MagicalHerb,
Try writing to her. If things tend to get heated and screaming matches tend to start when you discuss things--or attempt to--try putting your feelings down on paper or monitor instead. It's never ideal to try and discuss things when either party is hot and emotional because the issues really never get dealt with--only the emotion, which tends to escalate if it's already at high levels.

Anyone ever teach you or your mom about "I" language? It's a way of expressing your own feelings and thoughts that helps not put someone else on the defensive. "Mom, I feel angry when you . . ." . That gets you out of the "You are pissing me off, Mom" loop, believe it or not, and helps you take responsibility for the only part of the debate and the resulting responses you can control, which is your end of it. Here's a link. Arguing constructively is not easy to do, especially when you both need work on your communications skills, but it's worth practicing.

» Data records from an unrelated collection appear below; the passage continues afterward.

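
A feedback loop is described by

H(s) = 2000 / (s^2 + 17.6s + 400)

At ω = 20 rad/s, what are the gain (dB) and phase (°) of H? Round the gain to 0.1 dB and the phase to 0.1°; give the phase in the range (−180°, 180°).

At s = jω = j20:
quadratic: (j20)² + 17.6·j20 + 400 = 0 + j352 → |·| ≈ 352, ∠ ≈ 90.00°
|H| = 2000 / 352 ≈ 5.6818
Gain = 20 log₁₀(5.6818) ≈ 15.09 dB
∠H = 0.00° − 90.00° = -90.00°

15.1 dB, -90.0°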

Using I Language - Marriage - Families.com

Good luck! If all else fails, take a break from her, come back later when you're both cooler, and, somewhere deep down, try to always remember that there's also good with the bad. StinkyAttic's exactly right that, even though y'all argue, it appears your mom has hung in there with you, which is more than a lot of kids can say. If y'all feel anything like my son and I do about one another, I suspect that deep down you love each other a great deal. The arguments wouldn't be so passionate if you didn't!